Sunday, 4 June 2017
Review The Island
by Athol Fugard, John Kani and Winston Ntshona
Sentences For Life
The Island is a 1973 play of the Cold War South African Apartheid era. Two men are imprisoned on an unnamed island lashed under the regime of a brutal guard. Brutalised by pointless hard labour during the day, they return to each other's company in a cell with only rolled up mats for bedding and a pail in the corner
The gruelling and cruel routine is about to be disrupted - the prisoners have obtained permission for a concert and John (Mark Springer) persuades his cellmate Winston (Edward Dede) to join him in a two-hander production of Greek tragedy Antigone. But the biggest disruption comes from news John receives which threatens the solidarity of the pair.
The drama charted the experiences of imprisoned actors Norman Ntshinga and Welcome Duru which included a production of Antigone with Nelson Mandela playing King Creon. Robben Island is always unnamed in The Island, not for any abstract artistic reason, but because any indication of a connection with contemporary places and events in the 1970s would have landed everyone with a sentence - on Robben Island.
The current production, directed by John Terry, proves that The Island has lost none of its power, even if there is now another 21st century context for the audience.
Designer Sammy Dowson's spartan in-the-round raised plinth set triples up, aided by the effective lighting of Alexandra Stafford. First there is the punishing hard labour on the beach where the men, forced to be mute, are set to digging and building up mounds of sand; then the prison cell; finally the performance space for the play-within-the-play.
The play was a collaboration between writer Athol Fugard with improvisations by actors John Kani and Winston Ntshona. They used material given to them by actor Ntshinga, who was arrested for his political activities on the eve of a production of Antigone in 1965 and was replaced by Kani, and Duru.
At the time Fugard was working with the group of black actors, the Serpent Players, based in New Brighton, a township just outside of Port Elizabeth, putting on European classics including Sophocles's Greek tragedy and Jean Genet's Deathwatch.
The Island has a tough-minded tenderness. It deliberately grows in complexity both artistically and in ideas as it progresses, while conveying a real situation. In this it shares, somewhat ironically bearing in mind the Cold War situation, the inguenuity of plays produced under Soviet oppression.
Terry wisely takes The Island at face value in a straightforward production which leads the audience from the grunts of tormented physical effort on the seashore, through the incoherence as they first collapse in the cell.
We partake in the gradual regaining of their humanity and humour, going from monosyllabism to their recollections of life off the island, both accurate and imaginative, debate and eventually to the resonant script learnt by the characters for the performance.

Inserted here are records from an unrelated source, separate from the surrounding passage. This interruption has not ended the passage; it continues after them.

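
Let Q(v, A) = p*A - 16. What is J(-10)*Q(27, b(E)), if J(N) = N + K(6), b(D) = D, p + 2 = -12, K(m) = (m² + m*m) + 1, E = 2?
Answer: -2772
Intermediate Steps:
K(m) = 1 + 2*m² (K(m) = (m² + m²) + 1 = 2*m² + 1 = 1 + 2*m²)
p = -14 (p = -2 - 12 = -14)
J(N) = 73 + N (J(N) = N + (1 + 2*6²) = N + (1 + 2*36) = N + (1 + 72) = N + 73 = 73 + N)
Q(v, A) = -16 - 14*A (Q(v, A) = -14*A - 16 = -16 - 14*A)
J(-10)*Q(27, b(E)) = (73 - 10)*(-16 - 14*2) = 63*(-16 - 28) = 63*(-44) = -2772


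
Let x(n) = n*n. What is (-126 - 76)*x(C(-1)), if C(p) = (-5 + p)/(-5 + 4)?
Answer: -7272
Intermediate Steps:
C(p) = 5 - p (C(p) = (-5 + p)/(-1) = (-5 + p)*(-1) = 5 - p)
x(n) = n²
(-126 - 76)*x(C(-1)) = (-126 - 76)*(5 - 1*(-1))² = -202*(5 + 1)² = -202*6² = -202*36 = -7272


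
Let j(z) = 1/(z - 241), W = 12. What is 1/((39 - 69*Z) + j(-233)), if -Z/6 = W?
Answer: 474/2373317 ≈ 0.00019972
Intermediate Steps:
j(z) = 1/(-241 + z)
Z = -72 (Z = -6*12 = -72)
1/((39 - 69*Z) + j(-233)) = 1/((39 - 69*(-72)) + 1/(-241 - 233)) = 1/((39 + 4968) + 1/(-474)) = 1/(5007 - 1/474) = 1/(2373317/474) = 474/2373317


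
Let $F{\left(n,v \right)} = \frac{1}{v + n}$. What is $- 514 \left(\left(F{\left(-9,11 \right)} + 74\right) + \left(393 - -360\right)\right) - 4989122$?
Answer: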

The personalities of the two prisoners gradually emerge with engrossing performances by Mark Springer as the single-minded play impressario John and Edward Dede as the increasingly eloquent, put-upon Winston.
Circumstances have obviously changed since this courageous play was first put on but the honesty of the piece still cuts through the years.
The play works on several different levels. The figure of Antigone embodies both weakness and strength. There's also the bravery of the original collaborators (in the best sense of the word) in acknowledging the play's own distance from prison life - neither Kani nor Ntshona ever served prison sentences, as far as we can tell - and the ruthlessness men needed to survive.
For The Island tackles apartheid oppression, injustice and the law, questions of responsibility. However it also exposes the unfair hierarchies within the ranks of the oppressed. For a play that poses uncomfortable but necessary questions, showing why drama at its most truthful is both uncomfortable and necessary, it's a green light.